Terrie
A Heartfelt Memoir: Finding Me by Viola Davis

Finding Me by Viola Davis
Genre: Memoir
Oprah's Book Club Selection
Published Apr 2022, 302 pages
This is an actress I'm not super familiar with - I know a bit of her work, but as I listened to the book and she recounted movies and shows she's been in, I was reminded how many times I've seen her. I listened to this book on the recommendation of a favorite podcaster, and I'm so glad I did. Viola reads it herself and her distinctive voice carries all the nuances the story needs.
“As Black women, we are complicated. We are feminine. We are sexual. We are beautiful. We’re pretty. There are people out there who desire us. We are deserving. So that’s why I’m very aware of what my presence means. And that’s why I’m also aware of why I need to be emotionally healthy. Because that’s a lot of responsibility. Because you’re coming up against a four-hundred-year-old narrative.”
VIOLA'S STORY
Davis shares her life experiences in unflinching and disturbing detail. She was raised in an environment that is so foreign to me, I have no basis of understanding. Surviving extreme poverty, agonizing bullying, sexual abuse, and years of watching her alcoholic father beat her mother to within an inch of her life, she still managed to have some good memories of having fun with her sisters or a friend.
“There is an emotional abandonment that comes with poverty and being Black. The weight of generational trauma and having to fight for your basic needs doesn’t leave room for anything else. You just believe you’re the leftovers.”

Her older sister encouraged her to find a passion, set a goal, in order to get out of their family life and have a different kind of life. After seeing Cecily Tyson on TV, she knew that was her path. She wins a scholarship to college, then to Julliard, and works hard at her craft. She details many of the early shows and people she worked with as she learned and developed her skill. As she began to make a barely livable wage, she sent money home to her parents because, OMG, all of her siblings and their kids had moved back home at various times and in a small one-bedroom apartment there would be as many as 15 people trying to live together. The small amount of money she was able to send helped keep the lights on or put food on the table.
Her first acting jobs, her first love, is the theater and she shares her emotions about being on stage and being nominated for a Tony. She does recount many of the movie and TV experiences she had (particularly How to Get Away With Murder) as well as some celebrities who helped or influenced her. She meets a wonderful man and gets married and 20+ years later, is still married to him. She shares an ongoing medical problem she faced and how that affected her. It's an honest and harsh and introspective book.
MY THOUGHTS
Honestly, the harsh reality of her life brought me to tears more than once. It broke my heart. She does NOT sugar coat one thing. It's absolutely appalling that families in America live like that. Her struggles through college and Julliard and early acting day were still hard; she still went hungry many days; she was lonely; she struggled to find her self-worth.
The path of this book is from A-Z in a linear way. But every step forward was built on her childhood and her relationships with her parents. Even after some success, the traumas of her childhood would still haunt her (not surprisingly). Friends, therapy, and a loving, supportive husband have helped her arrive at a solid place in her life. While her life has a grim beginning, the journey has an uplifting, inspirational resolution.
There are two very strong, very long threads through her life: racism and shame. She describes the manifestation of racism in many ways - subtle to intentional. She talks about the verbal abuse she endured from students and teachers, to auditioning for roles in Hollywood that she didn't get because she didn't fit the "ideal white" image - she was too dark, too large, too deep a voice to be considered feminine enough to be a leading lady. Man oh man, the barriers she had to break. The snubs she had to endure. And, the shame. The shame that came from poverty, from being hungry all the time, from coming from an abusive home. She talks a lot about that single emotion and how devastating it can be.
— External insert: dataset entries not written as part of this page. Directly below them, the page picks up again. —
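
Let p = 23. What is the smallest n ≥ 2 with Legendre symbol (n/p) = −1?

5

(2/23) = +1, so 2 is a residue.
(3/23) = +1, so 3 is a residue.
(4/23) = +1, so 4 is a residue.
(5/23) = −1, so 5 is the smallest positive non-residue mod 23.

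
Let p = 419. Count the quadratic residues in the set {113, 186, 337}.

(113/419) = -1 → non-residue.
(186/419) = +1 → QR.
(337/419) = +1 → QR.
Total quadratic residues among the 3: 2.

2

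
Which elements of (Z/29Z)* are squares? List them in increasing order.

1,4,5,6,7,9,13,16,20,22,23,24,25,28

Square k = 1,…,14 (k and 29−k give the same square):
1²=1, 2²=4, 3²=9, 4²=16, 5²=25, 6²≡7, 7²≡20, 8²≡6, 9²≡23, 10²≡13, 11²≡5, 12²≡28, 13²≡24, 14²≡22 (mod 29).
So the quadratic residues mod 29 are {1, 4, 5, 6, 7, 9, 13, 16, 20, 22, 23, 24, 25, 28}.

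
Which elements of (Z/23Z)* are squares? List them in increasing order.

1, 2, 3, 4, 6, 8, 9, 12, 13, 16, 18

Square k = 1,…,11 (k and 23−k give the same square):
1²=1, 2²=4, 3²=9, 4²=16, 5²≡2, 6²≡13, 7²≡3, 8²≡18, 9²≡12, 10²≡8, 11²≡6 (mod 23).
So the quadratic residues mod 23 are {1, 2, 3, 4, 6, 8, 9, 12, 13, 16, 18}.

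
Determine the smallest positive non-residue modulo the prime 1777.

5

(2/1777) = +1, so 2 is a residue.
(3/1777) = +1, so 3 is a residue.
(4/1777) = +1, so 4 is a residue.
(5/1777) = −1, so 5 is the smallest positive non-residue mod 1777.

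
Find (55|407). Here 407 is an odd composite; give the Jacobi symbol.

Reciprocity: 55 ≡ 3 and 407 ≡ 3 (mod 4), so (55/407) = −(407/55).
Reduce top mod 55: now compute (22/55).
Pull out 2: since 55 ≡ 7 (mod 8), (2/55) = +1.
Reciprocity: 11 ≡ 3 and 55 ≡ 3 (mod 4), so (11/55) = −(55/11).
Reduce top mod 11: now compute (0/11).
Top reduces to 0: gcd > 1, so the symbol is 0.

0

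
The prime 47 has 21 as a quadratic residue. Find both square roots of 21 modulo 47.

Since 47 ≡ 3 (mod 4), a square root of 21 is 21^((47+1)/4) = 21^12 mod 47.
Repeated squaring: 21^2≡18, 21^4≡42, 21^8≡25 (mod 47).
21^12 = 21^(8+4) ≡ 16 (mod 47).
Check: 16² = 256 ≡ 21 (mod 47). The two roots are 16 and 31.

16, 31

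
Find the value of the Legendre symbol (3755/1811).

-1

First reduce: 3755 ≡ 133 (mod 1811).
Reciprocity: 133 ≡ 1 and 1811 ≡ 3 (mod 4), so (133/1811) = +(1811/133).
Reduce top mod 133: now compute (82/133).
Pull out 2: since 133 ≡ 5 (mod 8), (2/133) = -1.
Reciprocity: 41 ≡ 1 and 133 ≡ 1 (mod 4), so (41/133) = +(133/41).
Reduce top mod 41: now compute (10/41).
Pull out 2: since 41 ≡ 1 (mod 8), (2/41) = +1.
Reciprocity: 5 ≡ 1 and 41 ≡ 1 (mod 4), so (5/41) = +(41/5).
Reduce top mod 5: now compute (1/5).
Reached (1/5) = 1. Collecting the sign flips along the way, the symbol is -1.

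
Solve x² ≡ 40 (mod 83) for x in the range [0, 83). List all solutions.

17, 66

Since 83 ≡ 3 (mod 4), a square root of 40 is 40^((83+1)/4) = 40^21 mod 83.
Repeated squaring: 40^2≡23, 40^4≡31, 40^8≡48, 40^16≡63 (mod 83).
40^21 = 40^(16+4+1) ≡ 17 (mod 83).
Check: 17² = 289 ≡ 40 (mod 83). The two roots are 17 and 66.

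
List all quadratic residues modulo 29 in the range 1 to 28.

1,4,5,6,7,9,13,16,20,22,23,24,25,28

Square k = 1,…,14 (k and 29−k give the same square):
1²=1, 2²=4, 3²=9, 4²=16, 5²=25, 6²≡7, 7²≡20, 8²≡6, 9²≡23, 10²≡13, 11²≡5, 12²≡28, 13²≡24, 14²≡22 (mod 29).
So the quadratic residues mod 29 are {1, 4, 5, 6, 7, 9, 13, 16, 20, 22, 23, 24, 25, 28}.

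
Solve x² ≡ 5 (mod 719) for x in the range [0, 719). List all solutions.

60, 659

Since 719 ≡ 3 (mod 4), a square root of 5 is 5^((719+1)/4) = 5^180 mod 719.
Repeated squaring: 5^2≡25, 5^4≡625, 5^8≡208, 5^16≡124, 5^32≡277, 5^64≡515, 5^128≡633 (mod 719).
5^180 = 5^(128+32+16+4) ≡ 60 (mod 719).
Check: 60² = 3600 ≡ 5 (mod 719). The two roots are 60 and 659.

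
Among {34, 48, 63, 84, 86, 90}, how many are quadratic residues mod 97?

(34/97) = -1 → non-residue.
(48/97) = +1 → QR.
(63/97) = -1 → non-residue.
(84/97) = -1 → non-residue.
(86/97) = +1 → QR.
(90/97) = -1 → non-residue.
Total quadratic residues among the 6: 2.

2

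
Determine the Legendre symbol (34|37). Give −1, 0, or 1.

Euler's criterion: (34/37) ≡ 34^18 (mod 37).
34^2 ≡ 9 (mod 37)
34^4 ≡ 7 (mod 37)
34^8 ≡ 12 (mod 37)
34^16 ≡ 33 (mod 37)
34^18 = 34^(16+2) ≡ 1 (mod 37).
Result is 1, so (34/37) = 1.

1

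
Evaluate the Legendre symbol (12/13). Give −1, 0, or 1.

1

Euler's criterion: (12/13) ≡ 12^6 (mod 13).
12^2 ≡ 1 (mod 13)
12^4 ≡ 1 (mod 13)
12^6 = 12^(4+2) ≡ 1 (mod 13).
Result is 1, so (12/13) = 1.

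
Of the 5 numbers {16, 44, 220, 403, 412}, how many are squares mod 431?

(16/431) = +1 → QR.
(44/431) = +1 → QR.
(220/431) = +1 → QR.
(403/431) = +1 → QR.
(412/431) = -1 → non-residue.
Total quadratic residues among the 5: 4.

4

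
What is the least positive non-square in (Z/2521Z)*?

11

(2/2521) = +1, so 2 is a residue.
(3/2521) = +1, so 3 is a residue.
(4/2521) = +1, so 4 is a residue.
(5/2521) = +1, so 5 is a residue.
(6/2521) = +1, so 6 is a residue.
(7/2521) = +1, so 7 is a residue.
(8/2521) = +1, so 8 is a residue.
(9/2521) = +1, so 9 is a residue.
(10/2521) = +1, so 10 is a residue.
(11/2521) = −1, so 11 is the smallest positive non-residue mod 2521.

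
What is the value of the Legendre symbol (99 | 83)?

1

First reduce: 99 ≡ 16 (mod 83).
Pull out 2^4: since 83 ≡ 3 (mod 8), (2/83) = -1, so (2/83)^4 = +1.
Reached (1/83) = 1. Collecting the sign flips along the way, the symbol is +1.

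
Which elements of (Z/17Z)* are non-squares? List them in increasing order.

Square k = 1,…,8 (k and 17−k give the same square):
1²=1, 2²=4, 3²=9, 4²=16, 5²≡8, 6²≡2, 7²≡15, 8²≡13 (mod 17).
The residues are {1, 2, 4, 8, 9, 13, 15, 16}; the non-residues are the remaining 8 nonzero classes.

3,5,6,7,10,11,12,14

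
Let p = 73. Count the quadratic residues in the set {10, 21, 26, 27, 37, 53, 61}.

3

(10/73) = -1 → non-residue.
(21/73) = -1 → non-residue.
(26/73) = -1 → non-residue.
(27/73) = +1 → QR.
(37/73) = +1 → QR.
(53/73) = -1 → non-residue.
(61/73) = +1 → QR.
Total quadratic residues among the 7: 3.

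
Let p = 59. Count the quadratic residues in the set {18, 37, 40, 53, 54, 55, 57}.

2

(18/59) = -1 → non-residue.
(37/59) = -1 → non-residue.
(40/59) = -1 → non-residue.
(53/59) = +1 → QR.
(54/59) = -1 → non-residue.
(55/59) = -1 → non-residue.
(57/59) = +1 → QR.
Total quadratic residues among the 7: 2.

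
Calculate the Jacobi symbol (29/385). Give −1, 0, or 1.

Reciprocity: 29 ≡ 1 and 385 ≡ 1 (mod 4), so (29/385) = +(385/29).
Reduce top mod 29: now compute (8/29).
Pull out 2^3: since 29 ≡ 5 (mod 8), (2/29) = -1, so (2/29)^3 = -1.
Reached (1/29) = 1. Collecting the sign flips along the way, the symbol is -1.

-1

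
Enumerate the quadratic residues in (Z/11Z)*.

Square k = 1,…,5 (k and 11−k give the same square):
1²=1, 2²=4, 3²=9, 4²≡5, 5²≡3 (mod 11).
So the quadratic residues mod 11 are {1, 3, 4, 5, 9}.

1,3,4,5,9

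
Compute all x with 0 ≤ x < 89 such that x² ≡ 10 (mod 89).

30, 59

89 ≡ 1 (mod 4), so we find a root by search.
Trying successive values, 30² = 900 ≡ 10 (mod 89). The other root is 89 − 30 = 59.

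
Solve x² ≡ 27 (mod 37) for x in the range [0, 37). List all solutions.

37 ≡ 1 (mod 4), so we find a root by search.
Trying successive values, 8² = 64 ≡ 27 (mod 37). The other root is 37 − 8 = 29.

8, 29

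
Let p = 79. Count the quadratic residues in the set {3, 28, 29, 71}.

(3/79) = -1 → non-residue.
(28/79) = -1 → non-residue.
(29/79) = -1 → non-residue.
(71/79) = -1 → non-residue.
Total quadratic residues among the 4: 0.

0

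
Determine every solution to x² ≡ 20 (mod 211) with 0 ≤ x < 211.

Since 211 ≡ 3 (mod 4), a square root of 20 is 20^((211+1)/4) = 20^53 mod 211.
Repeated squaring: 20^2≡189, 20^4≡62, 20^8≡46, 20^16≡6, 20^32≡36 (mod 211).
20^53 = 20^(32+16+4+1) ≡ 81 (mod 211).
Check: 81² = 6561 ≡ 20 (mod 211). The two roots are 81 and 130.

81, 130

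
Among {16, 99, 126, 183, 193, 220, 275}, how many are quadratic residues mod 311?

3

(16/311) = +1 → QR.
(99/311) = -1 → non-residue.
(126/311) = +1 → QR.
(183/311) = -1 → non-residue.
(193/311) = +1 → QR.
(220/311) = -1 → non-residue.
(275/311) = -1 → non-residue.
Total quadratic residues among the 7: 3.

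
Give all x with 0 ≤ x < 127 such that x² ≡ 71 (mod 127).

43, 84

Since 127 ≡ 3 (mod 4), a square root of 71 is 71^((127+1)/4) = 71^32 mod 127.
Repeated squaring: 71^2≡88, 71^4≡124, 71^8≡9, 71^16≡81, 71^32≡84 (mod 127).
71^32 = 71^(32) ≡ 84 (mod 127).
Check: 84² = 7056 ≡ 71 (mod 127). The two roots are 43 and 84.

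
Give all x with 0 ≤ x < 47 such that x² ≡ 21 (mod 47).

Since 47 ≡ 3 (mod 4), a square root of 21 is 21^((47+1)/4) = 21^12 mod 47.
Repeated squaring: 21^2≡18, 21^4≡42, 21^8≡25 (mod 47).
21^12 = 21^(8+4) ≡ 16 (mod 47).
Check: 16² = 256 ≡ 21 (mod 47). The two roots are 16 and 31.

16, 31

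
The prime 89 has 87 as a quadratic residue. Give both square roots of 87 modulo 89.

40, 49

89 ≡ 1 (mod 4), so we find a root by search.
Trying successive values, 40² = 1600 ≡ 87 (mod 89). The other root is 89 − 40 = 49.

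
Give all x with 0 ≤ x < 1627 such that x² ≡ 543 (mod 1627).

357, 1270

Since 1627 ≡ 3 (mod 4), a square root of 543 is 543^((1627+1)/4) = 543^407 mod 1627.
Repeated squaring: 543^2≡362, 543^4≡884, 543^8≡496, 543^16≡339, 543^32≡1031, 543^64≡530, 543^128≡1056, 543^256≡641 (mod 1627).
543^407 = 543^(256+128+16+4+2+1) ≡ 357 (mod 1627).
Check: 357² = 127449 ≡ 543 (mod 1627). The two roots are 357 and 1270.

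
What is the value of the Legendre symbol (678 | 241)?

First reduce: 678 ≡ 196 (mod 241).
Pull out 2^2: since 241 ≡ 1 (mod 8), (2/241) = +1, so (2/241)^2 = +1.
Reciprocity: 49 ≡ 1 and 241 ≡ 1 (mod 4), so (49/241) = +(241/49).
Reduce top mod 49: now compute (45/49).
Reciprocity: 45 ≡ 1 and 49 ≡ 1 (mod 4), so (45/49) = +(49/45).
Reduce top mod 45: now compute (4/45).
Pull out 2^2: since 45 ≡ 5 (mod 8), (2/45) = -1, so (2/45)^2 = +1.
Reached (1/45) = 1. Collecting the sign flips along the way, the symbol is +1.

1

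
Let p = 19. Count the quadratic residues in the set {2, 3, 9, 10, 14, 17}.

(2/19) = -1 → non-residue.
(3/19) = -1 → non-residue.
(9/19) = +1 → QR.
(10/19) = -1 → non-residue.
(14/19) = -1 → non-residue.
(17/19) = +1 → QR.
Total quadratic residues among the 6: 2.

2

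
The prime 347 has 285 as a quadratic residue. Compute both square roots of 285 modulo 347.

Since 347 ≡ 3 (mod 4), a square root of 285 is 285^((347+1)/4) = 285^87 mod 347.
Repeated squaring: 285^2≡27, 285^4≡35, 285^8≡184, 285^16≡197, 285^32≡292, 285^64≡249 (mod 347).
285^87 = 285^(64+16+4+2+1) ≡ 85 (mod 347).
Check: 85² = 7225 ≡ 285 (mod 347). The two roots are 85 and 262.

85, 262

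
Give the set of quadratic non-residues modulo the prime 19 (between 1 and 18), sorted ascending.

2,3,8,10,12,13,14,15,18

Square k = 1,…,9 (k and 19−k give the same square):
1²=1, 2²=4, 3²=9, 4²=16, 5²≡6, 6²≡17, 7²≡11, 8²≡7, 9²≡5 (mod 19).
The residues are {1, 4, 5, 6, 7, 9, 11, 16, 17}; the non-residues are the remaining 9 nonzero classes.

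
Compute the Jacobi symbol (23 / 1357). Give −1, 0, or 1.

0

Reciprocity: 23 ≡ 3 and 1357 ≡ 1 (mod 4), so (23/1357) = +(1357/23).
Reduce top mod 23: now compute (0/23).
Top reduces to 0: gcd > 1, so the symbol is 0.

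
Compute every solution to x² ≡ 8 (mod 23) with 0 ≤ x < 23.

Since 23 ≡ 3 (mod 4), a square root of 8 is 8^((23+1)/4) = 8^6 mod 23.
Repeated squaring: 8^2≡18, 8^4≡2 (mod 23).
8^6 = 8^(4+2) ≡ 13 (mod 23).
Check: 13² = 169 ≡ 8 (mod 23). The two roots are 10 and 13.

10, 13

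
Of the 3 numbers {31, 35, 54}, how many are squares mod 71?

(31/71) = -1 → non-residue.
(35/71) = -1 → non-residue.
(54/71) = +1 → QR.
Total quadratic residues among the 3: 1.

1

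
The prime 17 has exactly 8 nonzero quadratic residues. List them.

1, 2, 4, 8, 9, 13, 15, 16

Square k = 1,…,8 (k and 17−k give the same square):
1²=1, 2²=4, 3²=9, 4²=16, 5²≡8, 6²≡2, 7²≡15, 8²≡13 (mod 17).
So the quadratic residues mod 17 are {1, 2, 4, 8, 9, 13, 15, 16}.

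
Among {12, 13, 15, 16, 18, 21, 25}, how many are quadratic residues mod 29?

3

(12/29) = -1 → non-residue.
(13/29) = +1 → QR.
(15/29) = -1 → non-residue.
(16/29) = +1 → QR.
(18/29) = -1 → non-residue.
(21/29) = -1 → non-residue.
(25/29) = +1 → QR.
Total quadratic residues among the 7: 3.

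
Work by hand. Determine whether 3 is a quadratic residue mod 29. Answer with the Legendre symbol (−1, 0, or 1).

Euler's criterion: (3/29) ≡ 3^14 (mod 29).
3^2 ≡ 9 (mod 29)
3^4 ≡ 23 (mod 29)
3^8 ≡ 7 (mod 29)
3^14 = 3^(8+4+2) ≡ 28 (mod 29).
Result is 28 ≡ −1, so (3/29) = −1.

-1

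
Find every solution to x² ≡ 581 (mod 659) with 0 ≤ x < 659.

158, 501

Since 659 ≡ 3 (mod 4), a square root of 581 is 581^((659+1)/4) = 581^165 mod 659.
Repeated squaring: 581^2≡153, 581^4≡344, 581^8≡375, 581^16≡258, 581^32≡5, 581^64≡25, 581^128≡625 (mod 659).
581^165 = 581^(128+32+4+1) ≡ 501 (mod 659).
Check: 501² = 251001 ≡ 581 (mod 659). The two roots are 158 and 501.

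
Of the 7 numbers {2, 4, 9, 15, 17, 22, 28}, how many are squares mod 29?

4

(2/29) = -1 → non-residue.
(4/29) = +1 → QR.
(9/29) = +1 → QR.
(15/29) = -1 → non-residue.
(17/29) = -1 → non-residue.
(22/29) = +1 → QR.
(28/29) = +1 → QR.
Total quadratic residues among the 7: 4.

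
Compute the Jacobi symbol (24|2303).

1

Pull out 2^3: since 2303 ≡ 7 (mod 8), (2/2303) = +1, so (2/2303)^3 = +1.
Reciprocity: 3 ≡ 3 and 2303 ≡ 3 (mod 4), so (3/2303) = −(2303/3).
Reduce top mod 3: now compute (2/3).
Pull out 2: since 3 ≡ 3 (mod 8), (2/3) = -1.
Reached (1/3) = 1. Collecting the sign flips along the way, the symbol is +1.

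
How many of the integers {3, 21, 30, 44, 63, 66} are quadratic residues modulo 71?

(3/71) = +1 → QR.
(21/71) = -1 → non-residue.
(30/71) = +1 → QR.
(44/71) = -1 → non-residue.
(63/71) = -1 → non-residue.
(66/71) = -1 → non-residue.
Total quadratic residues among the 6: 2.

2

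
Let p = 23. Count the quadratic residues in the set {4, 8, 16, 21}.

3

(4/23) = +1 → QR.
(8/23) = +1 → QR.
(16/23) = +1 → QR.
(21/23) = -1 → non-residue.
Total quadratic residues among the 4: 3.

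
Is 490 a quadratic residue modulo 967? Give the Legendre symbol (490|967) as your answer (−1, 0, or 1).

-1

Euler's criterion: (490/967) ≡ 490^483 (mod 967).
490^2 ≡ 284 (mod 967)
490^4 ≡ 395 (mod 967)
490^8 ≡ 338 (mod 967)
490^16 ≡ 138 (mod 967)
490^32 ≡ 671 (mod 967)
490^64 ≡ 586 (mod 967)
490^128 ≡ 111 (mod 967)
490^256 ≡ 717 (mod 967)
490^483 = 490^(256+128+64+32+2+1) ≡ 966 (mod 967).
Result is 966 ≡ −1, so (490/967) = −1.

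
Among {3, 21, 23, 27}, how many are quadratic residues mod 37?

(3/37) = +1 → QR.
(21/37) = +1 → QR.
(23/37) = -1 → non-residue.
(27/37) = +1 → QR.
Total quadratic residues among the 4: 3.

3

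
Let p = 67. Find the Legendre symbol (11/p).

-1

Euler's criterion: (11/67) ≡ 11^33 (mod 67).
11^2 ≡ 54 (mod 67)
11^4 ≡ 35 (mod 67)
11^8 ≡ 19 (mod 67)
11^16 ≡ 26 (mod 67)
11^32 ≡ 6 (mod 67)
11^33 = 11^(32+1) ≡ 66 (mod 67).
Result is 66 ≡ −1, so (11/67) = −1.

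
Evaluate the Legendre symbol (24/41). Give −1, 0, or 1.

Pull out 2^3: since 41 ≡ 1 (mod 8), (2/41) = +1, so (2/41)^3 = +1.
Reciprocity: 3 ≡ 3 and 41 ≡ 1 (mod 4), so (3/41) = +(41/3).
Reduce top mod 3: now compute (2/3).
Pull out 2: since 3 ≡ 3 (mod 8), (2/3) = -1.
Reached (1/3) = 1. Collecting the sign flips along the way, the symbol is -1.

-1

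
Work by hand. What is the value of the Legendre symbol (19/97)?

Reciprocity: 19 ≡ 3 and 97 ≡ 1 (mod 4), so (19/97) = +(97/19).
Reduce top mod 19: now compute (2/19).
Pull out 2: since 19 ≡ 3 (mod 8), (2/19) = -1.
Reached (1/19) = 1. Collecting the sign flips along the way, the symbol is -1.

-1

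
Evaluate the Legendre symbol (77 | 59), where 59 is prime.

First reduce: 77 ≡ 18 (mod 59).
Pull out 2: since 59 ≡ 3 (mod 8), (2/59) = -1.
Reciprocity: 9 ≡ 1 and 59 ≡ 3 (mod 4), so (9/59) = +(59/9).
Reduce top mod 9: now compute (5/9).
Reciprocity: 5 ≡ 1 and 9 ≡ 1 (mod 4), so (5/9) = +(9/5).
Reduce top mod 5: now compute (4/5).
Pull out 2^2: since 5 ≡ 5 (mod 8), (2/5) = -1, so (2/5)^2 = +1.
Reached (1/5) = 1. Collecting the sign flips along the way, the symbol is -1.

-1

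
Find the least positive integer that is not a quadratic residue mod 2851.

(2/2851) = −1, so 2 is the smallest positive non-residue mod 2851.

2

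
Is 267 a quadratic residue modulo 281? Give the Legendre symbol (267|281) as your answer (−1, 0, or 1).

1

Reciprocity: 267 ≡ 3 and 281 ≡ 1 (mod 4), so (267/281) = +(281/267).
Reduce top mod 267: now compute (14/267).
Pull out 2: since 267 ≡ 3 (mod 8), (2/267) = -1.
Reciprocity: 7 ≡ 3 and 267 ≡ 3 (mod 4), so (7/267) = −(267/7).
Reduce top mod 7: now compute (1/7).
Reached (1/7) = 1. Collecting the sign flips along the way, the symbol is +1.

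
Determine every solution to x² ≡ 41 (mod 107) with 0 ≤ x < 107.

Since 107 ≡ 3 (mod 4), a square root of 41 is 41^((107+1)/4) = 41^27 mod 107.
Repeated squaring: 41^2≡76, 41^4≡105, 41^8≡4, 41^16≡16 (mod 107).
41^27 = 41^(16+8+2+1) ≡ 83 (mod 107).
Check: 83² = 6889 ≡ 41 (mod 107). The two roots are 24 and 83.

24, 83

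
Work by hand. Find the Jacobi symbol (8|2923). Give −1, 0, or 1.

-1

Pull out 2^3: since 2923 ≡ 3 (mod 8), (2/2923) = -1, so (2/2923)^3 = -1.
Reached (1/2923) = 1. Collecting the sign flips along the way, the symbol is -1.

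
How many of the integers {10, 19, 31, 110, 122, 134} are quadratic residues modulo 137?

2

(10/137) = -1 → non-residue.
(19/137) = +1 → QR.
(31/137) = -1 → non-residue.
(110/137) = -1 → non-residue.
(122/137) = +1 → QR.
(134/137) = -1 → non-residue.
Total quadratic residues among the 6: 2.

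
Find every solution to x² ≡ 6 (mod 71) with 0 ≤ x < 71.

19, 52

Since 71 ≡ 3 (mod 4), a square root of 6 is 6^((71+1)/4) = 6^18 mod 71.
Repeated squaring: 6^2≡36, 6^4≡18, 6^8≡40, 6^16≡38 (mod 71).
6^18 = 6^(16+2) ≡ 19 (mod 71).
Check: 19² = 361 ≡ 6 (mod 71). The two roots are 19 and 52.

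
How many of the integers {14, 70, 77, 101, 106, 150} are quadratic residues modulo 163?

3

(14/163) = +1 → QR.
(70/163) = -1 → non-residue.
(77/163) = +1 → QR.
(101/163) = -1 → non-residue.
(106/163) = -1 → non-residue.
(150/163) = +1 → QR.
Total quadratic residues among the 6: 3.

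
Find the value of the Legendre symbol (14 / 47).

1

Pull out 2: since 47 ≡ 7 (mod 8), (2/47) = +1.
Reciprocity: 7 ≡ 3 and 47 ≡ 3 (mod 4), so (7/47) = −(47/7).
Reduce top mod 7: now compute (5/7).
Reciprocity: 5 ≡ 1 and 7 ≡ 3 (mod 4), so (5/7) = +(7/5).
Reduce top mod 5: now compute (2/5).
Pull out 2: since 5 ≡ 5 (mod 8), (2/5) = -1.
Reached (1/5) = 1. Collecting the sign flips along the way, the symbol is +1.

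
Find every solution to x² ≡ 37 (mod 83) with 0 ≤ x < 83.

28, 55

Since 83 ≡ 3 (mod 4), a square root of 37 is 37^((83+1)/4) = 37^21 mod 83.
Repeated squaring: 37^2≡41, 37^4≡21, 37^8≡26, 37^16≡12 (mod 83).
37^21 = 37^(16+4+1) ≡ 28 (mod 83).
Check: 28² = 784 ≡ 37 (mod 83). The two roots are 28 and 55.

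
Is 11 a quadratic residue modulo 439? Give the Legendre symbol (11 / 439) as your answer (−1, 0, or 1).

Reciprocity: 11 ≡ 3 and 439 ≡ 3 (mod 4), so (11/439) = −(439/11).
Reduce top mod 11: now compute (10/11).
Pull out 2: since 11 ≡ 3 (mod 8), (2/11) = -1.
Reciprocity: 5 ≡ 1 and 11 ≡ 3 (mod 4), so (5/11) = +(11/5).
Reduce top mod 5: now compute (1/5).
Reached (1/5) = 1. Collecting the sign flips along the way, the symbol is +1.

1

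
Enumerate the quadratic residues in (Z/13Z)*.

1,3,4,9,10,12

Square k = 1,…,6 (k and 13−k give the same square):
1²=1, 2²=4, 3²=9, 4²≡3, 5²≡12, 6²≡10 (mod 13).
So the quadratic residues mod 13 are {1, 3, 4, 9, 10, 12}.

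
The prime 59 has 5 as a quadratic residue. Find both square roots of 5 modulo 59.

Since 59 ≡ 3 (mod 4), a square root of 5 is 5^((59+1)/4) = 5^15 mod 59.
Repeated squaring: 5^2≡25, 5^4≡35, 5^8≡45 (mod 59).
5^15 = 5^(8+4+2+1) ≡ 51 (mod 59).
Check: 51² = 2601 ≡ 5 (mod 59). The two roots are 8 and 51.

8, 51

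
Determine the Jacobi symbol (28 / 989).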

Viola Davis and her husband Julius Tennon
“My biggest discovery was that you can literally re-create your life. You can redefine it. You don’t have to live in the past. I found that not only did I have fight in me, I had love.”
Davis does a beautiful job reading a heartfelt but heart rending story. Her voice conveys disdain, disgust, hurt, sass, and so much more. I don't know if it would be harder to read about her horrific childhood on the page or listen to it described. You decide which will work for you. This is an extraordinary tale told with authenticity and a seemingly clear goal of sharing some of her growth and insights on life.